I thought about lying and saying no. Instead I said, ‘Well, I smell of sheep and horse shite, so we’re a good match.’

‘I smell of those things too.’ He wove his fingers together, arched his arms over behind his head and made a pillow of his hands. ‘You like to read, do you?’

‘Yes.’

‘I could read that book when you’re done.’ He stared straight up at the sky, not at my book. ‘Then we can talk about it.’

‘Do you like to read?’

‘No.
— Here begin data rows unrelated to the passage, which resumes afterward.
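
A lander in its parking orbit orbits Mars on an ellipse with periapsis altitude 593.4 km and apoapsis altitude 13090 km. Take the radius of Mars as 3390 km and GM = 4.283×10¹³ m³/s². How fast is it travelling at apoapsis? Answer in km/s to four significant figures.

v ≈ 1.006 km/s

r_p = 3390 + 593.4 = 3983.4 km = 3.9834×10⁶ m.
r_a = 3390 + 13090 = 16480 km = 1.6480×10⁷ m.
Semi-major axis a = (r_p + r_a)/2 = 10232 km = 1.023×10⁷ m.
Vis-viva: v² = μ(2/r − 1/a) = 4.283×10¹³ × (1.214×10⁻⁷ − 9.774×10⁻⁸) = 1.012×10⁶ m²/s².
v = 1006 m/s = 1.006 km/s.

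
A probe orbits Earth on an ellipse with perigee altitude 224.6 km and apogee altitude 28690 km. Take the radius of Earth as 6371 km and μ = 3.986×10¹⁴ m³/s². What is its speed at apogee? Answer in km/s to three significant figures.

r_p = 6371 + 224.6 = 6595.6 km = 6.5956×10⁶ m.
r_a = 6371 + 28690 = 35061 km = 3.5061×10⁷ m.
Semi-major axis a = (r_p + r_a)/2 = 20828 km = 2.083×10⁷ m.
Vis-viva: v² = μ(2/r − 1/a) = 3.986×10¹⁴ × (5.704×10⁻⁸ − 4.801×10⁻⁸) = 3.600×10⁶ m²/s².
v = 1897 m/s = 1.897 km/s.

v ≈ 1.90 km/s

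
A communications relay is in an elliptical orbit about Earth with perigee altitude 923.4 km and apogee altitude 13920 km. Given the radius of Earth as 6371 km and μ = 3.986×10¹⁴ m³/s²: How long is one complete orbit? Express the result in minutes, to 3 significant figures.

T ≈ 269 minutes

r_p = 6371 + 923.4 = 7294.4 km = 7.2944×10⁶ m.
r_a = 6371 + 13920 = 20291 km = 2.0291×10⁷ m.
Semi-major axis a = (r_p + r_a)/2 = (7294.4 + 20291)/2 = 13793 km = 1.379×10⁷ m.
By Kepler's third law T = 2π√(a³/μ) = 2π × 2.566×10³ = 1.612×10⁴ s.
= 268.7 minutes.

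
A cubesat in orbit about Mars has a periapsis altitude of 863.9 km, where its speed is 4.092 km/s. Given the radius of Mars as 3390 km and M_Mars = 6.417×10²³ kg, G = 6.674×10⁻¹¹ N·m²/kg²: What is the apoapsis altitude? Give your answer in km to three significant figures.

μ = GM = 6.674×10⁻¹¹ × 6.417×10²³ = 4.283×10¹³ m³/s².
r_p = 3390 + 863.9 = 4253.9 km = 4.254×10⁶ m.
Specific energy ε = v²/2 − μ/r = -1.695×10⁶ J/kg, so a = −μ/(2ε) = 1.263×10⁷ m.
The apsides satisfy r_p + r_a = 2a, so the apoapsis radius is 2a − r_p = 2.101×10⁷ m = 21006 km.
Apoapsis altitude = 21006 − 3390 = 17616 km.

apoapsis altitude ≈ 17600 km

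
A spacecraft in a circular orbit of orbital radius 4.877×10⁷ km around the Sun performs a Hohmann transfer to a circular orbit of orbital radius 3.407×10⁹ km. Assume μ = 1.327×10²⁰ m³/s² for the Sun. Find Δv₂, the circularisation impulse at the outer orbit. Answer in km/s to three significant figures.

Δv ≈ 5.19 km/s

r₁ = 4.877×10⁷ km = 4.877×10¹⁰ m.
r₂ = 3.407×10⁹ km = 3.407×10¹² m.
Transfer ellipse a_t = (r₁ + r₂)/2 = 1.728×10¹² m.
At r₁: circular v_c1 = √(μ/r₁) = 52160 m/s; transfer-perihelion v_p = √[μ(2/r₁ − 1/a_t)] = 73250 m/s.
At r₂: circular v_c2 = √(μ/r₂) = 6241 m/s; transfer-aphelion v_a = √[μ(2/r₂ − 1/a_t)] = 1048 m/s.
Δv₂ = v_c2 − v_a = 5192 m/s.
= 5.192 km/s.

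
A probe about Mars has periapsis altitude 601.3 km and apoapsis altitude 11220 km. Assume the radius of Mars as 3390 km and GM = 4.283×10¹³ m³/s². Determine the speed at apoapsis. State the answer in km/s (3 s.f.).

v ≈ 1.12 km/s

r_p = 3390 + 601.3 = 3991.3 km = 3.9913×10⁶ m.
r_a = 3390 + 11220 = 14610 km = 1.4610×10⁷ m.
Semi-major axis a = (r_p + r_a)/2 = 9300.6 km = 9.301×10⁶ m.
Vis-viva: v² = μ(2/r − 1/a) = 4.283×10¹³ × (1.369×10⁻⁷ − 1.075×10⁻⁷) = 1.258×10⁶ m²/s².
v = 1122 m/s = 1.122 km/s.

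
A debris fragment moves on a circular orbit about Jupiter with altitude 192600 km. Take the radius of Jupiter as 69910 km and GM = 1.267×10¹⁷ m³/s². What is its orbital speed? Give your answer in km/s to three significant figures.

v ≈ 22.0 km/s

r = 69910 + 192600 = 262510 km = 2.6251×10⁸ m.
For a circular orbit v = √(μ/r) = √(1.267×10¹⁷ / 2.625×10⁸) = √(4.826×10⁸) = 21970 m/s.
That is 21.97 km/s.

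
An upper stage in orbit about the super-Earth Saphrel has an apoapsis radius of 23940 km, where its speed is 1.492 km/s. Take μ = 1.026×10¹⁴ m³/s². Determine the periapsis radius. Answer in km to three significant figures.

periapsis radius ≈ 8400 km

r_a = 2.394×10⁷ m.
Specific energy ε = v²/2 − μ/r = -3.173×10⁶ J/kg, so a = −μ/(2ε) = 1.617×10⁷ m.
The apsides satisfy r_p + r_a = 2a, so the periapsis radius is 2a − r_a = 8.399×10⁶ m = 8398.6 km.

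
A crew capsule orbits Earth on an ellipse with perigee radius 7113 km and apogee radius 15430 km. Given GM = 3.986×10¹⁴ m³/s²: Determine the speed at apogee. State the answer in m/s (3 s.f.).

Semi-major axis a = (r_p + r_a)/2 = 11272 km = 1.127×10⁷ m.
Vis-viva: v² = μ(2/r − 1/a) = 3.986×10¹⁴ × (1.296×10⁻⁷ − 8.872×10⁻⁸) = 1.630×10⁷ m²/s².
v = 4038 m/s.

v ≈ 4040 m/s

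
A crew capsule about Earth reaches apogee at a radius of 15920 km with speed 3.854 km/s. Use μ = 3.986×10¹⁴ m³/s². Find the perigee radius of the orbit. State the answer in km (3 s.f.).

r_a = 1.592×10⁷ m.
Specific energy ε = v²/2 − μ/r = -1.761×10⁷ J/kg, so a = −μ/(2ε) = 1.132×10⁷ m.
The apsides satisfy r_p + r_a = 2a, so the perigee radius is 2a − r_a = 6.714×10⁶ m = 6713.5 km.

perigee radius ≈ 6710 km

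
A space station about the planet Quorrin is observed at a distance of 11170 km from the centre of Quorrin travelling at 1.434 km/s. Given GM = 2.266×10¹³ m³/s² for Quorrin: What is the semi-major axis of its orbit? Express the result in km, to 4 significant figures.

r = 1.117×10⁷ m.
Vis-viva rearranged: 1/a = 2/r − v²/μ = 1.791×10⁻⁷ − 9.075×10⁻⁸ = 8.830×10⁻⁸ m⁻¹.
a = 1.132×10⁷ m = 11325 km.

a ≈ 11320 km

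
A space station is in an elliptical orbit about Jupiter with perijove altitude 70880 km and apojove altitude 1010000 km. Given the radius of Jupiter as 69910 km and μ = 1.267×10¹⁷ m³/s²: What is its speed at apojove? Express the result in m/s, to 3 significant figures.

v ≈ 5200 m/s

r_p = 69910 + 70880 = 140790 km = 1.4079×10⁸ m.
r_a = 69910 + 1010000 = 1079900 km = 1.0799×10⁹ m.
Semi-major axis a = (r_p + r_a)/2 = 6.1035×10⁵ km = 6.104×10⁸ m.
Vis-viva: v² = μ(2/r − 1/a) = 1.267×10¹⁷ × (1.852×10⁻⁹ − 1.638×10⁻⁹) = 2.706×10⁷ m²/s².
v = 5202 m/s.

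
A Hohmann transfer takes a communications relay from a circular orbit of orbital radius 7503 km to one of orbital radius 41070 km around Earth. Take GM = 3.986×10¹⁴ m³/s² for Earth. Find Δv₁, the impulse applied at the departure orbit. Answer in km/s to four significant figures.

r₁ = 7503 km = 7.503×10⁶ m.
r₂ = 41070 km = 4.107×10⁷ m.
Transfer ellipse a_t = (r₁ + r₂)/2 = 2.429×10⁷ m.
At r₁: circular v_c1 = √(μ/r₁) = 7289 m/s; transfer-perigee v_p = √[μ(2/r₁ − 1/a_t)] = 9478 m/s.
Δv₁ = v_p − v_c1 = 2190 m/s.
= 2.190 km/s.

Δv ≈ 2.190 km/s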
But I could start.’

‘This one’s mostly about a girl.’

‘I don’t mind reading about girls.’

I turned my head and stared at him, and he tilted his head towards me. Long black eyelashes framed eyes of layered blue. Soon Uncle Jack would come up over the hill and he wouldn’t like to see us, lying side by side, even though we were a good two feet apart.

‘I think I’d like to be a writer,’ I said. It was nothing I’d ever thought of before. I liked to read but had never tried my hand at stories or poems.

‘You’d be a grand writer,’ Finbarr said. ‘You’d be grand at anything.’

He put a strand of grass between his teeth and turned his eyes back to the sky. Legs crossed at the ankles. Alby tugged at his trouser legs, dissatisfied with a full day of running, or else eager to get home for the evening meal.

‘Nan O’Dea,’ my aunt called from the house. ‘You get up this minute, please, and wash for supper.’

I knew the sternness in her voice was over me and Finbarr lying down together, not my need to wash. We jumped to our feet, both of us with mussed hair, sun from a day working outdoors rosying our cheeks.